The CT angiograms provided by volume-rendered 3D modeling showed the size,
number, and angioarchitecture of focal nodular hyperplasia in each of our four
patients. The images showed the characteristic enlarged anomalous feeding
arteries, the spiderlike branching on the surface of the focal nodular
hyperplasia, and the hepatic venous drainage (Figs.
1A,1B,1C
and
2A,2B,2C,2D).
The portal vein supplied neither inflow nor drainage of the focal nodular
hyperplasia in our cases.
Another potential benefit of the 3D display of hepatic vasculature provided
by CT angiography is in planning for embolization or ligation of vessels for
the rare symptomatic cases of focal nodular hyperplasia
[12].
Our study has some limitations.
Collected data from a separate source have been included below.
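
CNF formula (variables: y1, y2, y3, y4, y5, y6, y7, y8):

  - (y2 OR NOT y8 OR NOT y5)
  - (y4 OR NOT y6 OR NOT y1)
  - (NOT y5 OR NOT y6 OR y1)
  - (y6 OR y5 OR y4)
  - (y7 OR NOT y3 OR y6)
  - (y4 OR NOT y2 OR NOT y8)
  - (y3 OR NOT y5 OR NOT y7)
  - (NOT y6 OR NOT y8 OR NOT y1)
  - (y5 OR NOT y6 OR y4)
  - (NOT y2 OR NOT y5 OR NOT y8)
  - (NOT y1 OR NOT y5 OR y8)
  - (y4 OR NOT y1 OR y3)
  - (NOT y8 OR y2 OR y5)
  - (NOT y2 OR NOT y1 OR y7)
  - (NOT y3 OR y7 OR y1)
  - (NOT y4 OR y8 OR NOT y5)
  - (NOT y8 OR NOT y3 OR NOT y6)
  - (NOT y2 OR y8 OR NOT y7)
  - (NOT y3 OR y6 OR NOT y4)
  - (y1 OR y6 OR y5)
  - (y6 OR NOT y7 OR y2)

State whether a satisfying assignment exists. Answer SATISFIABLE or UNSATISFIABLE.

SATISFIABLE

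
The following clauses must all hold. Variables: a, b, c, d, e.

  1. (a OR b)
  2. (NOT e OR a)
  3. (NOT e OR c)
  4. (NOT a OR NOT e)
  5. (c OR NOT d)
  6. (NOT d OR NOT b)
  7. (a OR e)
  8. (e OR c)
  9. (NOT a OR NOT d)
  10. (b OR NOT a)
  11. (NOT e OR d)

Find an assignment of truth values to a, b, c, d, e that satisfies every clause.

Pure literal: c appears only positively; assign c = True.
Branch on a: take a = True.
  then e is forced to False.
  then d is forced to False.
  then b is forced to True.

a = T  b = T  c = T  d = F  e = F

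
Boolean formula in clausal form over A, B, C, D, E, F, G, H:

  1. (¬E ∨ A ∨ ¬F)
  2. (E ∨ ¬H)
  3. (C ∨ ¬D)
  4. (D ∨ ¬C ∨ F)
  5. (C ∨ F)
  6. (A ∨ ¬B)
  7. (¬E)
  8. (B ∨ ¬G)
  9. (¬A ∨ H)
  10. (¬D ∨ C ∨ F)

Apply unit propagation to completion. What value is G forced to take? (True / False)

False

Unit clause (¬E) sets E = False.
(E ∨ ¬H) with E = False leaves only ¬H, so H = False.
In (¬A ∨ H), H is now false; ¬A must hold, so A = False.
(A ∨ ¬B) with A = False leaves only ¬B, so B = False.
From (¬G ∨ B) and B = False: G = False.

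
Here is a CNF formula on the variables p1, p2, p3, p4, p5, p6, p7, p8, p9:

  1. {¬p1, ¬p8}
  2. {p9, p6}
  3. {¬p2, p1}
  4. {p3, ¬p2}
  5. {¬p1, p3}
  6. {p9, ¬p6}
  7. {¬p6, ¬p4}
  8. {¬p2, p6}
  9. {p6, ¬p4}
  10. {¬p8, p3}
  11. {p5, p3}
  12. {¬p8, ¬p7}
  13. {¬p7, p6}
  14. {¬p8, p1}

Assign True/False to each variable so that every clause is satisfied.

p1 = True  p2 = False  p3 = True  p4 = False  p5 = True  p6 = True  p7 = True  p8 = False  p9 = True

Pure literal: p2 appears only negated; assign p2 = False.
Pure literal: p3 appears only positively; assign p3 = True.
Branch on p1: take p1 = True.
  then p8 is forced to False.
The remaining clauses are satisfied by p4 = False, p5 = True, p6 = True, p7 = True, p9 = True.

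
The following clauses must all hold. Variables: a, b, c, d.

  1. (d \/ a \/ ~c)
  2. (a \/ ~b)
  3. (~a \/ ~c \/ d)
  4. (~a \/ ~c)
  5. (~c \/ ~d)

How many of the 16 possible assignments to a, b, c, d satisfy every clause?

6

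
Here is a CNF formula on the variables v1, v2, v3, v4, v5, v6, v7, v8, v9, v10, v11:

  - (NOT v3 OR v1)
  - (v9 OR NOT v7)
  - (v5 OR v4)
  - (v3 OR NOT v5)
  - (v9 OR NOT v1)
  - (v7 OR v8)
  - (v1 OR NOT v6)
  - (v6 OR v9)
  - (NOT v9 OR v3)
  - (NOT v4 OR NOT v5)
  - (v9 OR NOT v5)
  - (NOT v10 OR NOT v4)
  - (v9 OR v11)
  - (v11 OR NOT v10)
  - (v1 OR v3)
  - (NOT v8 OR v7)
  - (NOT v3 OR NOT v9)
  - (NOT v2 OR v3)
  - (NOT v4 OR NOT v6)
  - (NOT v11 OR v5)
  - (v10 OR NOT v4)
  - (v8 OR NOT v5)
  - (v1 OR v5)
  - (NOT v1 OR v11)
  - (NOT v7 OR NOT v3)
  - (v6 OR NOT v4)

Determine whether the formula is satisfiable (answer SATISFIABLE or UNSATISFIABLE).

UNSATISFIABLE

v3 = True:
  propagation gives v1=True, v9=True; an empty clause results — contradiction.
v3 = False:
  propagation gives v5=False, v4=True, v9=False, v7=False; an empty clause results — contradiction.
Every branch closes, so no satisfying assignment exists.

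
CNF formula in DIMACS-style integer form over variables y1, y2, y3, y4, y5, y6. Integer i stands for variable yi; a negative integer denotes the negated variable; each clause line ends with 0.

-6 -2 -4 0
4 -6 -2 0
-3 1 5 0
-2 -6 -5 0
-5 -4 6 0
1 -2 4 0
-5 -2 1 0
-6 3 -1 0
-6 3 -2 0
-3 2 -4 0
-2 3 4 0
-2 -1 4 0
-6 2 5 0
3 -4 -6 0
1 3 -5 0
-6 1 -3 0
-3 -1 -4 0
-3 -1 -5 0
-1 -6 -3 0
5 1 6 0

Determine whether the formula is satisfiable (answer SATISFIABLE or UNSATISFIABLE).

Branch on y1: take y1 = True.
Set y2 = False and propagate.
Set y3 = True and propagate.
  then y4 is forced to False.
  then y5 is forced to False.
  then y6 is forced to False.
So y1=True, y2=False, y3=True, y4=False, y5=False, y6=False is a satisfying assignment.

SATISFIABLE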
The detection of draining veins was not
possible for the smallest of the lesions shown. From our knowledge, based on
our prior surgical and gross pathologic studies, the depiction of hepatic
venous drainage (for focal nodular hyperplasia) or portal venous drainage (for
hepatocellular carcinoma) should be a reliable criterion. Nevertheless, our
study size is small, and a study of a larger group of patients may be
warranted. We conclude that 3D CT angiography can provide useful information
in cases of suspected focal nodular hyperplasia that may allow a more
confident diagnosis and treatment in some cases.